"Il est essentiel qu'un bilan sans concession soit dressé"
Quelles sont les avancées et les difficultés rencontrées dans la mise en oeuvre de la réforme des services de santé au travail interentreprises (SSTI) ?
Magdeleine Brom-Ruhlmann : Améliorer la prise en charge de la prévention des risques professionnels et de la santé des salariés par un travail en équipe ; impulser une démarche positive par la contractualisation au-delà de la simple application d'une réglementation : ces objectifs et principes constituaient une avancée... sur le papier. Mais sur le terrain, la mise en oeuvre de la réforme ne va pas de soi, notamment s'agissant de l'évolution du mode de gouvernance des SSTI. Par exemple, les élections de leur conseil d'administration (CA) sont souvent organisées par collège : les représentants employeurs élisent le président et les salariés le trésorier. Ce qui augure mal d'une gestion vraiment paritaire, lorsqu'il s'agit par exemple d'avoir une discussion sur les moyens ou sur les cotisations des adhérents. Et l'élection d'un salarié à la fonction de trésorier peut parfois ressembler à un "cadeau empoisonné".
Qu'en est-il des commissions médico-techniques (CMT) des SSTI qui préparent le projet de service ?
M. B.-R. : Ces dernières devraient être des commissions de professionnels, permettant une réelle coopération entre médecins, infirmiers, préventeurs, ergonomes, etc. Et ce, afin de définir les orientations et de préparer le projet de service. Mais trop souvent on constate un détournement du fonctionnement et de la vocation de ces instances. Le président du CA et le directeur du SSTI y siègent - quand ils ne président pas cette commission - pour contrôler et orienter les travaux. Il n'est pas rare qu'il soit demandé à la CMT d'avaliser un projet élaboré avec des consultants extérieurs ou des groupes de travail ad hoc, court-circuitant ainsi les médecins du travail, qui sont les seuls professionnels dont l'indépendance technique est garantie par les textes. Clarifier le fonctionnement de cette commission est indispensable.
Que peut faire l'Etat face à ces dysfonctionnements, avec des "pouvoirs régaliens faibles", comme le dit la Cour des comptes ?

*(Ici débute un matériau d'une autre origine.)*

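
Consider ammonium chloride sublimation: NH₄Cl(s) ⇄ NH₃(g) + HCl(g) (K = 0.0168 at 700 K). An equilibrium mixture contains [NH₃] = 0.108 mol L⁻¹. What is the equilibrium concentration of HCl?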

M. B.-R. : La réforme réaffirme le rôle de l'administration dans le contrôle de la réglementation et dans la définition de la politique d'agrément des services de santé au travail. L'agrément est une condition sine qua non de la mise en place des contrats pluriannuels d'objectifs et de moyens entre les services, les Direccte et les Carsat [voir "Repères", NDLR]. Mais il est certain que cela constitue un pari volontariste reposant sur l'implication des partenaires sociaux. Ces derniers sont présents au sein des Carsat et dans les comités régionaux de prévention des risques professionnels, auprès desquels doit être présentée la politique d'agrément. Faute de cette implication, il faut se rendre à l'évidence : dans un contexte de graves déficits en médecins du travail, quel responsable de Direccte refusera ou retirera l'agrément d'un service qui dysfonctionne ? Il faut donc que chacun accepte de jouer le jeu et il est essentiel qu'un bilan sans concession de ce mode de fonctionnement soit dressé. Tout comme il est essentiel, dans le contrôle des effectifs maximaux suivis par les services, de raisonner par équipe et non en additionnant les médecins et les infirmiers. Le suivi des salariés relève bien d'un travail en équipe, aussi bien pour le suivi médical que pour l'action sur les conditions de travail.